Even after becoming a Union minister, he would visit the villages of the north Bihar district without any trappings of power and his office was always accessible for his constituents. Later, he moved to Nalanda constituency at Nitish’s prodding but he returned to Muzzafarpur to contest his last parliamentary polls in 2009.
It was George who founded the Samata Party in 1994 to give a solid political platform to Nitish after the latter walked out on Laloo. Together, they consolidated a new party to provide an alternative to the people. Even though their party fared poorly in 1995 assembly elections, they did not lose hope and joined forces with the BJP in 1996. Their party later merged with Sharad Yadav’s Janata Dal-United. As convenor of the NDA, he chalked out strategies with BJP’s Atal Bihari Vajpayee and L K Advani to finally bring the Laloo-led regime to an end in November 2005after projecting Nitish as its chief ministerial candidate.

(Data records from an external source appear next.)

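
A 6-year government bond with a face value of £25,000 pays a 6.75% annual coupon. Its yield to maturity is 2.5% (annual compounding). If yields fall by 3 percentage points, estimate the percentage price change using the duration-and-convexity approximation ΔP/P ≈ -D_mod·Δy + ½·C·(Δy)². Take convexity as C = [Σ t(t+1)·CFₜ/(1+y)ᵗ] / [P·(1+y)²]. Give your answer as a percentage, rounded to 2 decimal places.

With y = 0.025:
  t   CF        PV=CF/(1+0.025)^t    t·PV        t(t+1)·PV
  1     1,687.50     1,646.3415     1,646.3415       3,292.6829
  2     1,687.50     1,606.1868     3,212.3736       9,637.1208
  3     1,687.50     1,567.0115     4,701.0345      18,804.1381
  4     1,687.50     1,528.7917     6,115.1669      30,575.8343
  5     1,687.50     1,491.5041     7,457.5206      44,745.1233
  6    26,687.50    23,012.5476   138,075.2857     966,526.9996
  Σ                 30,852.3832   161,207.7226   1,073,581.8990
P = 30,852.3832; D_Mac = 5.22513 yrs; D_mod = 5.09769 yrs; C = 33.12064.
Duration effect: -5.09769 × (-0.03) = +0.152931
Convexity effect: 0.5 × 33.12064 × (-0.03)² = +0.0149043
ΔP/P ≈ +0.152931 + 0.0149043 = +0.167835 = +16.7835%.

+16.78%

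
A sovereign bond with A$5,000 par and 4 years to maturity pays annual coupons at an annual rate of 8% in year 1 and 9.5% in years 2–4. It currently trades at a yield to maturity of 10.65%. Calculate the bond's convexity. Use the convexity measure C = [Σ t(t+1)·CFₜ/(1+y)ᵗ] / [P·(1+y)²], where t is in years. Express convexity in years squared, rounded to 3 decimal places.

With y = 0.1065:
  t   CF        PV=CF/(1+0.1065)^t    t·PV        t(t+1)·PV
  1       400.00       361.5002       361.5002         723.0005
  2       475.00       387.9634       775.9268       2,327.7805
  3       475.00       350.6222     1,051.8665       4,207.4659
  4     5,475.00     3,652.4010    14,609.6039      73,048.0196
  Σ                  4,752.4868    16,798.8974      80,306.2664
P = 4,752.4868.
Convexity = Σ t(t+1)·PV / [P·(1+y)²] = 80,306.2664 / (4,752.4868 × 1.224342) = 13.80148.

13.801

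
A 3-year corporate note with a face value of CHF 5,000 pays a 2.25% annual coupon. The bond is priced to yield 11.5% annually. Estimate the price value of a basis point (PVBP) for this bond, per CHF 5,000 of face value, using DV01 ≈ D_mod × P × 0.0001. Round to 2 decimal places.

Periodic yield y = 0.115.
  t   CF        PV=CF/(1+0.115)^t    t·PV
  1       112.50       100.8969       100.8969
  2       112.50        90.4905       180.9809
  3     5,112.50     3,688.1512    11,064.4536
  Σ                  3,879.5385    11,346.3314
P = 3,879.5385; D_Mac = 2.92466 yrs; D_mod = 2.62301 yrs.
DV01 ≈ 2.62301 × 3,879.5385 × 0.0001 = 1.017608.

CHF 1.02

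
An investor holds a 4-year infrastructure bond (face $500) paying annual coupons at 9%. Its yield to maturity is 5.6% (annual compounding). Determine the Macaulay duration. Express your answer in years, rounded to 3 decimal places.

3.559 years

Periodic yield y = 0.056. Discount each cash flow and weight by its year:
  t   CF        PV=CF/(1+0.056)^t    t·PV
  1        45.00        42.6136        42.6136
  2        45.00        40.3538        80.7076
  3        45.00        38.2138       114.6415
  4       545.00       438.2691     1,753.0763
  Σ                    559.4504     1,991.0391
Price P = Σ PV = 559.4504.
Macaulay duration = Σ(t·PV) / P = 1,991.0391 / 559.4504 = 3.55892 years.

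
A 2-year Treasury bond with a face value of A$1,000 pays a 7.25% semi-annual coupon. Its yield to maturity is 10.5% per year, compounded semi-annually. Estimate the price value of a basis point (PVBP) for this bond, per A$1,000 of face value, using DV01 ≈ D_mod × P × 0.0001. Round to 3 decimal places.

A$0.170

Periodic yield y = 0.0525.
  t   CF        PV=CF/(1+0.0525)^t    t·PV
  1        36.25        34.4418        34.4418
  2        36.25        32.7238        65.4476
  3        36.25        31.0915        93.2745
  4     1,036.25       844.4542     3,377.8170
  Σ                    942.7114     3,570.9809
P = 942.7114; D_Mac = 3.78799 half-year periods = 1.89399 yrs; D_mod = 1.79952 yrs.
DV01 ≈ 1.79952 × 942.7114 × 0.0001 = 0.169643.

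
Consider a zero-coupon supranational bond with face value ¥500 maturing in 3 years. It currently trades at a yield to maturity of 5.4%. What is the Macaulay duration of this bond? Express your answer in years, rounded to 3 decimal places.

A zero-coupon bond has a single cash flow at maturity, so its Macaulay duration equals its maturity: 3 years.

3.000 years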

Though the differences between George and Nitish surfaced in the later years and he even sounded a bugle of revolt against his protege in 2009 by contesting his last parliamentary election as an independent, his contribution to lay a solid ground for the NDA against Laloo and the Congress in Bihar cannot be undermined. It was only in the fitness of things that Nitish chose to send him to the Rajya Sabha soon after the 2009 polls despite his failing health in the twilight of his political innings. For, it was George who was instrumental in sewing up their party’s long-standing alliance with the BJP which went on to become such an unbeatable combination in Bihar.